Though there are challenges ahead: the huge size of a business warehouse makes it time consuming and expensive to transfer it for example from a traditional storage system into the cloud. Data analytics in the cloud requires that the analyzed data already resides in the cloud or that the storage for the data warehouse and the cloud resources are geographically collocated.
3. Flash Storage
Third, flash storage is a new storage technology which can be integrated in traditional storage centric IT architectures and in cloud storage. Flash significantly reduces the response time for reading and writing data. Today flash storage has still a high price tag per GB so it is primarily used where it has a high economic advantage. The earlier the results of the data analytics or other data intensive computation are available, the bigger the competitive advantage.

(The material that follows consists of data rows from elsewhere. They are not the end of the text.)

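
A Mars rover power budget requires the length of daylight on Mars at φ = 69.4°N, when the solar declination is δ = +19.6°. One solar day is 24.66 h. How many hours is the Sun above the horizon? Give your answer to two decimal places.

cos H₀ = −tan φ · tan δ = −tan(+69.4°) × tan(+19.600°) = -0.9473, so H₀ = 2.8156 rad = 161.32°.
Daylight = 2H₀/(2π) × 24.66 h = (2.8156/π) × 24.66 = 22.10 h.

22.10 h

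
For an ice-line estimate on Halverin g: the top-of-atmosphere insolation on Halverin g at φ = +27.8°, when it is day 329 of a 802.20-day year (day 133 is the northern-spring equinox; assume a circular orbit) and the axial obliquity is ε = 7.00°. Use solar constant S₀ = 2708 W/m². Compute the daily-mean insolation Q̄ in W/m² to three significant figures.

Solar longitude: λ_s = 360° × (329 − 133)/802.20 = 87.958°.
sin δ = sin 7.00° × sin 87.958° = 0.12179, so δ = +6.996°.
cos H₀ = −tan(+27.8°) tan(+6.996°) = -0.0647, H₀ = 1.6355 rad.
Bracket: H₀ sin φ sin δ + cos φ cos δ sin H₀ = 1.6355×0.46639×0.12179 + 0.88458×0.99256×0.99791 = 0.092899 + 0.876164 = 0.969063.
Q̄ = (S₀/π) × [bracket] = (2708/π) × 0.969063 = 835.3 W/m².

Q̄ ≈ 835 W/m²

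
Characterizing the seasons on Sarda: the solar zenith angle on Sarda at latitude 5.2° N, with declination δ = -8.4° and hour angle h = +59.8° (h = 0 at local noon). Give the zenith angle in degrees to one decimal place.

θ_z = 61.2°

cos θ_z = sin φ sin δ + cos φ cos δ cos h = -0.013240 + 0.495576 = 0.482336.
θ_z = arccos(0.482336) = 61.2°.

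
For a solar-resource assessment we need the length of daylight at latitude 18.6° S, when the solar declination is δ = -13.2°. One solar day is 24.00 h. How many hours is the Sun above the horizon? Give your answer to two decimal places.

cos H₀ = −tan φ · tan δ = −tan(-18.6°) × tan(-13.200°) = -0.0789, so H₀ = 1.6498 rad = 94.53°.
Daylight = 2H₀/(2π) × 24.00 h = (1.6498/π) × 24.00 = 12.60 h.

12.60 h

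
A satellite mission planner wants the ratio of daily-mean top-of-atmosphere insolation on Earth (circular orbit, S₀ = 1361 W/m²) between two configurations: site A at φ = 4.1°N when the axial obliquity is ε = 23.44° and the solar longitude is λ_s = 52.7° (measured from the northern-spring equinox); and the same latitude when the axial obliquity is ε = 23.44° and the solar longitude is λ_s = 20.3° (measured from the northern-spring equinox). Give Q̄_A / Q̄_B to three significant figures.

— Configuration A (φ=+4.1°):
Solar declination: sin δ = sin ε · sin λ_s = sin 23.44° × sin 52.7° = 0.31643, so δ = +18.447°.
cos H₀ = −tan(+4.1°) tan(+18.447°) = -0.0239, H₀ = 1.5947 rad.
Bracket: H₀ sin φ sin δ + cos φ cos δ sin H₀ = 1.5947×0.07150×0.31643 + 0.99744×0.94862×0.99971 = 0.036080 + 0.945917 = 0.981997.
Q̄ = (S₀/π) × [bracket] = (1361/π) × 0.981997 = 425.42 W/m².
— Configuration B (φ=+4.1°):
Solar declination: sin δ = sin ε · sin λ_s = sin 23.44° × sin 20.3° = 0.13801, so δ = +7.933°.
cos H₀ = −tan(+4.1°) tan(+7.933°) = -0.0100, H₀ = 1.5808 rad.
Bracket: H₀ sin φ sin δ + cos φ cos δ sin H₀ = 1.5808×0.07150×0.13801 + 0.99744×0.99043×0.99995 = 0.015599 + 0.987845 = 1.003444.
Q̄ = (S₀/π) × [bracket] = (1361/π) × 1.003444 = 434.71 W/m².
Ratio Q̄_A / Q̄_B = 425.42 / 434.71 = 0.9786.

Q̄_A / Q̄_B ≈ 0.979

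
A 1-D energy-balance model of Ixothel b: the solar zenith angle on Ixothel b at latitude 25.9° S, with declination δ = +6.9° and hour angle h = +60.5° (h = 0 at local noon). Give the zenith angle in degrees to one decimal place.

cos θ_z = sin ϕ sin δ + cos ϕ cos δ cos h = -0.052476 + 0.439755 = 0.387279.
θ_z = arccos(0.387279) = 67.2°.

θ_z = 67.2°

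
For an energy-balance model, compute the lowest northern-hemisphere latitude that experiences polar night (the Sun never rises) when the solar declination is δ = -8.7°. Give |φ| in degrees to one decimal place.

Polar night requires cos H₀ = −tan φ tan δ ≥ 1, i.e. tan φ tan δ ≤ −1.
The boundary is |tan φ| · |tan δ| = 1, so |φ| = 90° − |δ| = 90° − 8.7° = 81.3° in the northern hemisphere.

|φ| = 81.3°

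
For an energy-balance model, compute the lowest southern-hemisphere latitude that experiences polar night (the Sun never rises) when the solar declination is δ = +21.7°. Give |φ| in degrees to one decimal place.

|φ| = 68.3°

Polar night requires cos H₀ = −tan φ tan δ ≥ 1, i.e. tan φ tan δ ≤ −1.
The boundary is |tan φ| · |tan δ| = 1, so |φ| = 90° − |δ| = 90° − 21.7° = 68.3° in the southern hemisphere.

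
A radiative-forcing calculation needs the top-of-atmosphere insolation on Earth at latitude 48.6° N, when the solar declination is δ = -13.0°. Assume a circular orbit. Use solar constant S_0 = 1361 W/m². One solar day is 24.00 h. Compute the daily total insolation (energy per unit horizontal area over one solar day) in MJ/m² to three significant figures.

15.0 MJ/m²

cos h₀ = −tan(+48.6°) tan(-13.000°) = 0.2619, h₀ = 1.3058 rad.
Bracket: h₀ sin ϕ sin δ + cos ϕ cos δ sin h₀ = 1.3058×0.75011×-0.22495 + 0.66131×0.97437×0.96510 = -0.220337 + 0.621872 = 0.401535.
Q̄ = (S_0/π) × [bracket] = (1361/π) × 0.401535 = 173.95 W/m².
Daily total = Q̄ × 24.00 h × 3600 s/h = 173.95 × 24.00 × 3600 / 10⁶ = 15.03 MJ/m².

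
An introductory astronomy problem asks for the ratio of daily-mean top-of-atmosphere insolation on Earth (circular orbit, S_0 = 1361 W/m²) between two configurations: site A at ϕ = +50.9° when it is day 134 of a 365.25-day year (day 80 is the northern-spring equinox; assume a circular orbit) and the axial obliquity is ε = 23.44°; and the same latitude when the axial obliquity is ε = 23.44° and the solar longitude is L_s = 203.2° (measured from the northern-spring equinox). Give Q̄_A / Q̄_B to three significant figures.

Q̄_A / Q̄_B ≈ 2.34

— Configuration A (ϕ=+50.9°):
Solar longitude: L_s = 360° × (134 − 80)/365.25 = 53.224°.
sin δ = sin 23.44° × sin 53.224° = 0.31862, so δ = +18.580°.
cos h₀ = −tan(+50.9°) tan(+18.580°) = -0.4136, h₀ = 1.9972 rad.
Bracket: h₀ sin ϕ sin δ + cos ϕ cos δ sin h₀ = 1.9972×0.77605×0.31862 + 0.63068×0.94788×0.91045 = 0.493838 + 0.544275 = 1.038113.
Q̄ = (S_0/π) × [bracket] = (1361/π) × 1.038113 = 449.73 W/m².
— Configuration B (ϕ=+50.9°):
Solar declination: sin δ = sin ε · sin L_s = sin 23.44° × sin 203.2° = -0.15671, so δ = -9.016°.
cos h₀ = −tan(+50.9°) tan(-9.016°) = 0.1952, h₀ = 1.3743 rad.
Bracket: h₀ sin ϕ sin δ + cos ϕ cos δ sin h₀ = 1.3743×0.77605×-0.15671 + 0.63068×0.98765×0.98076 = -0.167135 + 0.610907 = 0.443772.
Q̄ = (S_0/π) × [bracket] = (1361/π) × 0.443772 = 192.25 W/m².
Ratio Q̄_A / Q̄_B = 449.73 / 192.25 = 2.339.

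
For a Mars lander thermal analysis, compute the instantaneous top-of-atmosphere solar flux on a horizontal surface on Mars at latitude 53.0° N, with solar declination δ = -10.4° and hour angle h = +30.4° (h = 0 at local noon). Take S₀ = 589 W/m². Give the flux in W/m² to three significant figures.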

Given the falling prices for flash storage we already see more and more flash in the mainstream market. The availability of flash DIMMs is a drastic change of the storage hierarchy (fast volatile storage close to the CPU vs. slow persistent storage on external devices). This will impact the architecture of operating systems and data intensive applications such as relational databases. I would not be surprised, if flash storage will turn out to be a much more disruptive change to the IT industry than the evolutionary change which is imposed by cloud.
Conclusion
There is no doubt that future storage cloud implementation will integrate huge amounts of flash storage, enabling data analytics applications to tackle problems which we do not think of today. Consequently these three topics should be added to a potential third addition of our book in addition to the typical minor updates and corrections.
What is your view? I am looking forward to receive you comments, thoughts and suggestions!
Thanks to Axel Köster for reviewing an early draft of this posting and his suggestions for improvements.
Updated on
March 1, 2014, incorporating feedback from Sandeep Patil. Added a paragraph about the disruptive change triggered by cloud (storage).